Bewertung vom 05.05.2018
Langsam, ganz langsam (eBook, ePUB)
Cuir, Linda

Langsam, ganz langsam (eBook, ePUB)


sehr gut

"Ein gegebenes Versprechen ist eine unbezahlte Schuld." (William Shakespeare)
Wilhelm verspricht seiner Frau Elsa den Tod der Tochter zu rächen. Langsam ganz langsam sollte der Märtyrer sterben, der Elsas Tochter auf dem Gewissen hatte. Obwohl er Gewalt nicht mochte, versprach er Elsa letzten Wunsch zu tun, falls dieser eines Tages wieder auftaucht. Und in jener kalten, schneebedeckten Nacht war es, dann soweit Wilhelm konnte sich an ihm rächen, allerdings anders als gedacht.

Meine Meinung:
Linda Cuir hat hier eine interessante und spannende Kurzgeschichte geschrieben. Es geht um eine Rache über ein Geschehnis, das jahrelang zurückliegt. Ob derjenige es ihr am Totenbett versprochen hat, wird aus dem Text nicht klar.
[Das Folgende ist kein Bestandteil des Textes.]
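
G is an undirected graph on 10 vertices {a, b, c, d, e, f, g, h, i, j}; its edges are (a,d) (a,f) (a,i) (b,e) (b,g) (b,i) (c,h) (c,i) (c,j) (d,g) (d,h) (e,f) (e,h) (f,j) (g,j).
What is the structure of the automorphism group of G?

the symmetric group S_5

G is 3-regular on 10 vertices with no triangles and no 4-cycles (girth 5): this is the Petersen graph. Viewing the Petersen graph as the Kneser graph K(5,2) — vertices are 2-subsets of {1,…,5}, edges join disjoint pairs — its automorphisms are exactly the permutations of the 5-element set, so Aut ≅ S_5 of order 120.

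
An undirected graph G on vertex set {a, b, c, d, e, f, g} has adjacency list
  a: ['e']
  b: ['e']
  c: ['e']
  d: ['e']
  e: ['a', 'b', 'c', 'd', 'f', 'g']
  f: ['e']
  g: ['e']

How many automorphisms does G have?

Vertex e has degree 6 and every other vertex has degree 1, so G is the star K_{1,6} with centre e. Any automorphism fixes the centre and permutes the 6 leaves freely, so Aut(G) ≅ S_6 of order 6! = 720.

720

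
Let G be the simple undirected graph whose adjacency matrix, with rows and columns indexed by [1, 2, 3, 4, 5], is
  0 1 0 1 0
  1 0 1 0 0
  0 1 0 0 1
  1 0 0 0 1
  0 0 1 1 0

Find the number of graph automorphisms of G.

G is 2-regular and connected on 5 vertices, i.e. the cycle C_5. C_5 has 5 rotations and 5 reflections, so Aut(C_5) ≅ D_5 of order 10.

10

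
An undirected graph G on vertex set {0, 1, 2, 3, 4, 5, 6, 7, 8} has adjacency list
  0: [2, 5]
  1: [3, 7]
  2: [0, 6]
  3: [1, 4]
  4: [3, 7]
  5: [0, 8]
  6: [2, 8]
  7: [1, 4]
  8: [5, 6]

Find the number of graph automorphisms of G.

G has two connected components, {0, 2, 5, 6, 8} and {1, 3, 4, 7}; each is 2-regular, so G = C_5 ⊔ C_4. No automorphism exchanges components of different sizes, hence Aut(G) is the direct product D_4 × D_5, order 80.

80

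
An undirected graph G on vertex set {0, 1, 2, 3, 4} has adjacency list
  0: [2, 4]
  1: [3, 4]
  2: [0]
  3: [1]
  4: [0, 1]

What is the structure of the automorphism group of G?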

Allerdings sollte man sich gut überlegen, was für Versprechen man Menschen gibt, den im Grunde begeht er mit seiner Rache ebenfalls eine Straftat. Wenn sich daraufhin wieder jemand sich rächt, wird das ganze nie ein Ende nehmen. Der Plot war sehr gut beschrieben, auch wenn man von dem Geschehenen aus der Vergangenheit etwas erfuhr, war es natürlich wieder einmal viel zu kurz um in das Geschehene einzutauchen. Wie gut, dass es aber auch Menschen gibt die anderen Vergeben können, statt sich zu rächen. Von mir gibt es 4 von 5 Sterne für die Geschichte.